Van Haarlem’s blonde brows drew down in a concentrated furrow as she listened to a torrent of foreign words from the Grantville woman.

“She is speaking in English, but very quickly. She says she has told the boy once. She has told the boy a thousand times. Not to ride,” she hesitated, “the thing so fast in the town.”

Van Haarlem’s blue-eyed gaze drifted downward and his eyes followed their path to where his arm still encircled her waist. He straightened then, quickly pulling away from her. He rubbed his palms against his camir and suddenly it seemed much warmer near the buildings than it had been out in the street.

The Grantville woman stooped to retrieve Radi’s fallen knife. She offered it to him hilt first with a wide, reassuring grin and a series of encouraging nods. Radi returned the weapon to the sheath at his waist and composed himself.

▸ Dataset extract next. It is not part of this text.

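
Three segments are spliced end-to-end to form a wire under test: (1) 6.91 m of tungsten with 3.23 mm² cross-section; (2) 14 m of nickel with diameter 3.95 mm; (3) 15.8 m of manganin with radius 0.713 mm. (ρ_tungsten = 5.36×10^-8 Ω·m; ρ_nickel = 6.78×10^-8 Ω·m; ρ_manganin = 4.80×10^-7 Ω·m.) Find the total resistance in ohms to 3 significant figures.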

“Thank you, Dame van Haarlem.” She acknowledged his gratitude with a quick nod but did not speak. “Ask this woman if she can lead us to the library. I fear we’ll never find it if left to ourselves.”

While the two women spoke, Radi listened for familiar words. His Dutch was poor and his English was contextually constrained to the taking of slaves and ships. Still, he gathered that the woman’s name was Samantha Collins, and she appeared willing to help them.

“We are in luck,” Van Haarlem said turning back to him. “This is Miss Collins and she can guide us through the city. She knows the books you wish to see.”

Collins escorted them to the library while concern for the fate of Sallee vied with Radi’s examination of the city. Once inside, the Grantville woman led them to a small table burdened with books.

The stacks were under the serious scrutiny of a slight young woman, chewing the tortured end of an equally slender pencil. Miss Collins introduced her as Christine Onofrio, and Radi waited as Van Haarlem proclaimed his name and titles.